Gedenkboek Jaffa/Beschrijving ketelhuis
- Intro
- Voorwoord
- Ontstaansgeschiedenis landschap
- Waterstaatkundige inrichting
- Afstroomingsvraagstuk
- Bemaling Frieslands boezem
- Definitieve plan bemaling
- Beschrijving landschap
- Beschrijving buitenkant gemaal
- Beschrijving machinehal
- Beschrijving ketelhuis (deze pagina)
Thans begeven wij ons naar het ketelhuis. Daar treft ons nogmaals dezelfde indruk, dien wij bij het binnentreden der machinekamer ontvingen. Ook hier zijn op één rij de ketelbatterijen opgesteld. Ook hier weer dezelfde rustige symmetrie.

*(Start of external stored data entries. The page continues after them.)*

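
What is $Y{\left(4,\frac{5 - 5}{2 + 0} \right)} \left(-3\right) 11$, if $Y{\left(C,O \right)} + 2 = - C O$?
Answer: $66$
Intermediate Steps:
$Y{\left(C,O \right)} = -2 - C O$
$Y{\left(4,\frac{5 - 5}{2 + 0} \right)} \left(-3\right) 11 = \left(-2 - 4 \frac{5 - 5}{2 + 0}\right) \left(-3\right) 11 = \left(-2 - 4 \cdot \frac{0}{2}\right) \left(-3\right) 11 = \left(-2 - 4 \cdot 0 \cdot \frac{1}{2}\right) \left(-3\right) 11 = \left(-2 - 4 \cdot 0\right) \left(-3\right) 11 = \left(-2 + 0\right) \left(-3\right) 11 = \left(-2\right) \left(-3\right) 11 = 6 \cdot 11 = 66$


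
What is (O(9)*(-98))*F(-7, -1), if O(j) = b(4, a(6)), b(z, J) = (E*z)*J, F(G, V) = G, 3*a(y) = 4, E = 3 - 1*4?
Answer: -10976/3 ≈ -3658.7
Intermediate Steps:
E = -1 (E = 3 - 4 = -1)
a(y) = 4/3 (a(y) = (⅓)*4 = 4/3)
b(z, J) = -J*z (b(z, J) = (-z)*J = -J*z)
O(j) = -16/3 (O(j) = -1*4/3*4 = -16/3)
(O(9)*(-98))*F(-7, -1) = -16/3*(-98)*(-7) = (1568/3)*(-7) = -10976/3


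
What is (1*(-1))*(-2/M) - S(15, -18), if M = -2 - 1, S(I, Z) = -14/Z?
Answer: -13/9 ≈ -1.4444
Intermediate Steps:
M = -3
(1*(-1))*(-2/M) - S(15, -18) = (1*(-1))*(-2/(-3)) - (-14)/(-18) = -(-2)*(-1)/3 - (-14)*(-1)/18 = -1*2/3 - 1*7/9 = -2/3 - 7/9 = -13/9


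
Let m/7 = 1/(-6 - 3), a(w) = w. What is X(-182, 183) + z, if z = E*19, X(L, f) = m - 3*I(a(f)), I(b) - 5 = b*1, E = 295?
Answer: 45362/9 ≈ 5040.2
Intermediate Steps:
I(b) = 5 + b (I(b) = 5 + b*1 = 5 + b)
m = -7/9 (m = 7/(-6 - 3) = 7/(-9) = 7*(-⅑) = -7/9 ≈ -0.77778)
X(L, f) = -142/9 - 3*f (X(L, f) = -7/9 - 3*(5 + f) = -7/9 + (-15 - 3*f) = -142/9 - 3*f)
z = 5605 (z = 295*19 = 5605)
X(-182, 183) + z = (-142/9 - 3*183) + 5605 = (-142/9 - 549) + 5605 = -5083/9 + 5605 = 45362/9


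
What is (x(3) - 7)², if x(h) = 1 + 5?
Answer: 1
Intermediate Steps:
x(h) = 6
(x(3) - 7)² = (6 - 7)² = (-1)² = 1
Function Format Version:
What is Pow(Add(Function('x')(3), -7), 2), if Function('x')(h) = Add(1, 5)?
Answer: 1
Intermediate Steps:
Function('x')(h) = 6
Pow(Add(Function('x')(3), -7), 2) = Pow(Add(6, -7), 2) = Pow(-1, 2) = 1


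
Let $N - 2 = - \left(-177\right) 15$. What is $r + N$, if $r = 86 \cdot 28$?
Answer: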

De fundeering der ketelblokken rust diep in den grond. Onder elk blok zijn 81 palen ingeheid, terwijl op de plaat, die daarover is gelegd, stijlen in gewapend beton staan, die samen den vloer met de ketelblokken dragen. De ketelfundatie is, om schade bij uitzetting door verwarming te voorkomen, vrijgehouden van die van ’t gebouw. De lambriseering in het ketelhuis bestaat uit roode steen; daarboven zijn de muren weer gemetseld in gele Friesche handvormsteen. Wij tellen 6 stoomketels, waarvan één voor reserve. De ketels zijn z.g. Piedboeufketels, bestaande uit een Lancashire-ketel onder en een vlampijpketel boven. Ze zijn ingemetseld in drie groepen, elk van twee ketels. Het verwarmd oppervlak van elken ketel is 235 M² (waterzijde) bij een roosteroppervlak van 3.25 M². Boven- en onderketel zijn verbonden door een buis van 450 m.M. middellijn en hebben elk hun eigen stoomruimte en waterspiegel. De beide stoomruimten zijn door een stoompijp van 250 m.M. met elkaar verbonden.
De bovenketel wordt direct gevoed; door een overlooppijp loopt het voedingwater boven een bepaalden stand in den bovenketel af naar den onderketel. De laatste kan evenwel ook direct gevoed worden. Langs het front der geheele batterij is een bordes aangebracht met trappen aan de uiteinden. Achter elken ketel is een oververhitter ondergebracht met een verwarmd oppervlak (vuurzijde) van 85 M² en in staat den stoom tot 400° Celsius te verhitten.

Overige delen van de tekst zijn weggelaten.